Мы можем рассматривать убеждения либо как субъективные оценки вероятности, либо как нечто в своем роде, sui generis. При первой интерпретации непротиворечивость будет означать просто соответствие законам вероятности: частичные вероятности исключительных и исчерпывающих событий в сумме дают единицу, вероятность сочетания любых двух из них равна нулю и т. д. Аналогично вероятности составных событий должны иметь такое отношение к вероятностям элементарных событий, при котором, например, конъюнкция независимых событий имела бы вероятность, равную продукту составляющих событий.

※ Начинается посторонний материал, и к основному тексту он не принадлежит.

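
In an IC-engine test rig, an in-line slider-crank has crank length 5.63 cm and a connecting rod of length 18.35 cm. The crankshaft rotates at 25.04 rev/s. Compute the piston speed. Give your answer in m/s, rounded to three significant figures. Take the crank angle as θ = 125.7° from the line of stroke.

ω = 2π·25 = 157.3 rad/s
For an in-line slider-crank, x = r cosθ + √(L² − r² sin²θ), so v = −rω sinθ·[1 + r cosθ/√(L² − r² sin²θ)].
With r = 0.0563 m, L = 0.1835 m, θ = 125.7°: √(L² − r² sin²θ) = 0.17771 m.
v = −0.0563·157.3·0.81208·[1 + 0.0563·-0.58354/0.17771] = -5.8634 m/s.
|v| = 5.8634 m/s.

5.86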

Если брать убеждения sui generis, то очевидным критерием непротиворечивости может показаться следующий: набор убеждений будет непротиворечивым, если имеется возможный мир, в котором все эти убеждения являются истинными, то есть если из них нельзя вывести противоречие. Яакко Хинтикка, однако, показал, что этого недостаточно. Его критерий: убеждения непротиворечивы, если существует возможный мир, в котором они все истинны и в них верят. Потребность в последнем условии возникает в случаях убеждений высшего порядка, то есть убеждений об убеждениях. Например, одно время говорили, что у Нильса Бора над дверью висела подкова. Когда его спросили, правда ли он верит в то, что подкова приносит удачу, он ответил: «Нет, но мне сказали, что она приносит удачу даже тем, кто в нее не верит». Если эту историю немного подкрутить, то она предстанет в следующем виде:
1) Нильс Бор верит, что «подковы не принесут мне удачи».

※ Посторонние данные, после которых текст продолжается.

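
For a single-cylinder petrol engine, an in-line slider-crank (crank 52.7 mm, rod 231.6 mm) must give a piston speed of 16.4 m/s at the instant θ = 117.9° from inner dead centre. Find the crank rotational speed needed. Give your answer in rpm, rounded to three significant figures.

For an in-line slider-crank, |v_piston| = rω|sinθ|·[1 + r cosθ/√(L² − r² sin²θ)].
With r = 0.0527 m, L = 0.2316 m, θ = 117.9°: the bracketed kinematic factor |dx/dθ| = 0.041512 m.
ω = v/|dx/dθ| = 16.4/0.041512 = 395.07 rad/s.
N = 60ω/(2π) = 3772.6 rpm.

3770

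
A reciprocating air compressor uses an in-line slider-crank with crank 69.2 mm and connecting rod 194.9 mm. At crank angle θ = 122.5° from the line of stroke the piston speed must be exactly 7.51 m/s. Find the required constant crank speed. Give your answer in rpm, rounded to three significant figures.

1540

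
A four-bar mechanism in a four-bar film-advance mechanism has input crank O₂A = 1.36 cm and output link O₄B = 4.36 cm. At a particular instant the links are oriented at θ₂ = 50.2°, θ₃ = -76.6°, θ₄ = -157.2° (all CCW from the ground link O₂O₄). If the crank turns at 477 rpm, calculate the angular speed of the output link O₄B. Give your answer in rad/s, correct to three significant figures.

12.6

ω₂ = 49.95 rad/s (from 477 rpm).
Differentiating the loop-closure r₂e^{iθ₂}+r₃e^{iθ₃}=r₁+r₄e^{iθ₄} gives r₂ω₂e^{iθ₂}+r₃ω₃e^{iθ₃}=r₄ω₄e^{iθ₄}.
Eliminating the other unknown: ω₄ = r₂ω₂ sin(θ₂−θ₃) / [r₄ sin(θ₄−θ₃)].
Numerator sine = +0.80073; denominator sine = -0.98657.
Result = 0.0136·49.95·(+0.80073) / (0.0436·(-0.98657)) = -12.646 rad/s; magnitude 12.646 rad/s.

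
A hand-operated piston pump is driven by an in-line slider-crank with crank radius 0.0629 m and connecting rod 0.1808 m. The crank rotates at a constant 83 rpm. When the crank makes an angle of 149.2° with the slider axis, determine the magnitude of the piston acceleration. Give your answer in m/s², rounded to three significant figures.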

2) Нильс Бор верит, что «подковы приносят удачу тем, кто не верит в то, что они принесут им удачу».
Между убеждениями, заключенными в кавычки в (1) и (2), противоречия нет, но оно появится, если к ним мы добавим само (1). Таким образом, если допустить (а я думаю, что следует это сделать), что нам хотелось бы распознать некую систему убеждений как противоречивую на интуитивных основаниях, нам нужен комплексный критерий, который даст результат, согласующийся с интуицией.

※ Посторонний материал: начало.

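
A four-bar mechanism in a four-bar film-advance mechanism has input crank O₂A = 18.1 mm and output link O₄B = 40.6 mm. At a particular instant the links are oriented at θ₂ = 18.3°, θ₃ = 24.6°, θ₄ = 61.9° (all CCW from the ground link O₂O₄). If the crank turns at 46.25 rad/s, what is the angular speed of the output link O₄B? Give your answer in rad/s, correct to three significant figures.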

Для задания критерия непротиворечивости для желаний мы должны сначала внимательнее приглядеться к характеру действия, о котором идет речь. Грубо говоря, действие может рассматриваться либо как делающее что-то, либо как вызывающее что-то. Когда я беру яблоко из чаши с фруктами, я не запускаю каузальный процесс во внешнем мире: я просто это делаю (своевольно). Наоборот, когда я разбиваю окно, бросая в него пепельницу, я вызываю изменение в мире, запуская каузальный процесс, который вскоре становится независимым от моей воли. (Да, при другом описании эти характеристики можно поменять местами, но меня сейчас интересуют описания, в которых действие выполняется намеренно). Объяснения приведенных действий нельзя совершенно уподобить друг другу, хотя оба подпадают под общую схему рационального действия. Я хочу яблоко и беру его: этим все сказано. Рискуя показаться занудой, я могу добавить, что я верю в то, что там есть яблоко. А если я хочу получить более сильную форму объяснения, я бы также сказал, что яблоко в данный момент является тем, что я больше всего хочу по сравнению с другими вариантами, которые я считаю доступными. Короче говоря, я предпочитаю яблоко. Нет необходимости идти дальше и добавлять (ложно), что я беру яблоко для того, чтобы вызвать некоторое ощущение в моих органах вкуса или чтобы максимизировать определенное ощущение. Это было бы истинно только в нестандартных случаях. Однако я должен добавить, что ощущения вкуса могут обладать объяснительной силой с одним промежуточным шагом: они участвуют в образовании и подкреплении предпочтений. На них можно ссылаться при объяснении моего желания, но не при его описании (см. также II.10 ниже).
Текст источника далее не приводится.